I tryed adding your filter “AND Email IS NOT MISSING” and i only get one null value. But the indexes used are the same.
image

I’m at a loss as I can’t see how this result is possible; whether covered or not, a Distinct operator should be the last item in the plan and this won’t produce duplicates.

All RAW does is strip the outermost “wrapper” - so the field name in this case. The same operator is used for “distinct” regardless of RAW specification.

If you run my first example (with the literal value list) does it produce the duplicated null for you?

If I run your first example I get the right result as you.

I don’t really know how can this be possible. The real problem is that I have this data in a dev bucket and in a test bucket and I get the same results for both, with 2 null. I will just filter the results removing the nulls xD

Actually… I think I may have an idea.

If an entire document is inserted as “null” - e.g.

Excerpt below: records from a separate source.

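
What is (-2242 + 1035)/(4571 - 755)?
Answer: -1207/3816 ≈ -0.31630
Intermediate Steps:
(-2242 + 1035)/(4571 - 755) = -1207/3816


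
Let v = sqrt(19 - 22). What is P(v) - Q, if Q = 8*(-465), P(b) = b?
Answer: 3720 + I*sqrt(3) ≈ 3720.0 + 1.732*I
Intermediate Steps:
v = I*sqrt(3) (v = sqrt(-3) = I*sqrt(3) ≈ 1.732*I)
Q = -3720
P(v) - Q = I*sqrt(3) - 1*(-3720) = I*sqrt(3) + 3720 = 3720 + I*sqrt(3)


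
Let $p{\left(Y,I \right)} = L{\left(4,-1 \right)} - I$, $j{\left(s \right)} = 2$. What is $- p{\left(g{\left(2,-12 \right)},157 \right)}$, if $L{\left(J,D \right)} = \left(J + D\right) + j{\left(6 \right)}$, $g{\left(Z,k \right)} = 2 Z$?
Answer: $152$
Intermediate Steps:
$L{\left(J,D \right)} = 2 + D + J$ ($L{\left(J,D \right)} = \left(J + D\right) + 2 = \left(D + J\right) + 2 = 2 + D + J$)
$p{\left(Y,I \right)} = 5 - I$ ($p{\left(Y,I \right)} = \left(2 - 1 + 4\right) - I = 5 - I$)
$- p{\left(g{\left(2,-12 \right)},157 \right)} = - (5 - 157) = \left(-1\right) \left(-152\right) = 152$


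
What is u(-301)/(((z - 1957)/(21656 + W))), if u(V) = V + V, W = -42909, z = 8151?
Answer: 6397153/3097 ≈ 2065.6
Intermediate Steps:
u(V) = 2*V
u(-301)/(((z - 1957)/(21656 + W))) = (2*(-301))/(((8151 - 1957)/(21656 - 42909))) = -602/(6194/(-21253)) = -602/(6194*(-1/21253)) = -602/(-6194/21253) = -602*(-21253/6194) = 6397153/3097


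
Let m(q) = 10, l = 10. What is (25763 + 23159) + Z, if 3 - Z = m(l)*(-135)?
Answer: 50275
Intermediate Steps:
Z = 1353 (Z = 3 - 10*(-135) = 3 - 1*(-1350) = 3 + 1350 = 1353)
(25763 + 23159) + Z = (25763 + 23159) + 1353 = 48922 + 1353 = 50275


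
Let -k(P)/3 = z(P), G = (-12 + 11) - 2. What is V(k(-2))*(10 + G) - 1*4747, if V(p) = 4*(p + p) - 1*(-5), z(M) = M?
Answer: -4376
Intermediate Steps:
G = -3 (G = -1 - 2 = -3)
k(P) = -3*P
V(p) = 5 + 8*p (V(p) = 4*(2*p) + 5 = 8*p + 5 = 5 + 8*p)
V(k(-2))*(10 + G) - 1*4747 = (5 + 8*(-3*(-2)))*(10 - 3) - 1*4747 = (5 + 8*6)*7 - 4747 = (5 + 48)*7 - 4747 = 53*7 - 4747 = 371 - 4747 = -4376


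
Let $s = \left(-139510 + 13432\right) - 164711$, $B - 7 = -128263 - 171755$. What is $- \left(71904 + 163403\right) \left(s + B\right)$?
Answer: $139019375600$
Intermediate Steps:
$B = -300011$ ($B = 7 - 300018 = -300011$)
$s = -290789$ ($s = -126078 - 164711 = -290789$)
$- \left(71904 + 163403\right) \left(s + B\right) = - \left(71904 + 163403\right) \left(-290789 - 300011\right) = - 235307 \left(-590800\right) = \left(-1\right) \left(-139019375600\right) = 139019375600$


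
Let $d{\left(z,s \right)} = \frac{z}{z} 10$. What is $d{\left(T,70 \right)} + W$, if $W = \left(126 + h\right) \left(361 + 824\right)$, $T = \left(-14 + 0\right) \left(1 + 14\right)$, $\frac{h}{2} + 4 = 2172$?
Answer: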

upsert into default values("0",null);

then you’ll see two nulls.

Can you check with:

select count(1) from default d where d is null;

?
(Substitute your collection name for “default”.)

I’m sorry xD
[
{
“$1”: 0
}
]

Could you try with:

select count(1) from default d where d is missing;

too, please?

Actually that’ll probably not show anything either.

Can you verify that all your documents are of the expected form ?

Nope, 0 results again.
[
{
“$1”: 0
}
]
The documents are all good. They are about 1100 users so it is also a small number.

SELECT count(1) FROM default WHERE Email IS MISSING

?

(This would imply using WHERE Email IS NOT MISSING in your statement.)

This last query gives me like 6kk elements. But i think its normal because it gives me all the documents without Email.

OK. I believe the absent field is one null and the actual field with a value of null is another; I believe this is because they’re not equivalent (MISSING is not NULL) and RAW can’t represent MISSING (when not RAW an empty containing object represents MISSING).

The suggested filter (IS NOT MISSING) should remove the duplicate from your results.

1 Like

Thank you for the assistance. It wasn’t a real problem, but I was just curious of this behaviour and you clarified it to me :slight_smile:

This topic was automatically closed 90 days after the last reply. New replies are no longer allowed.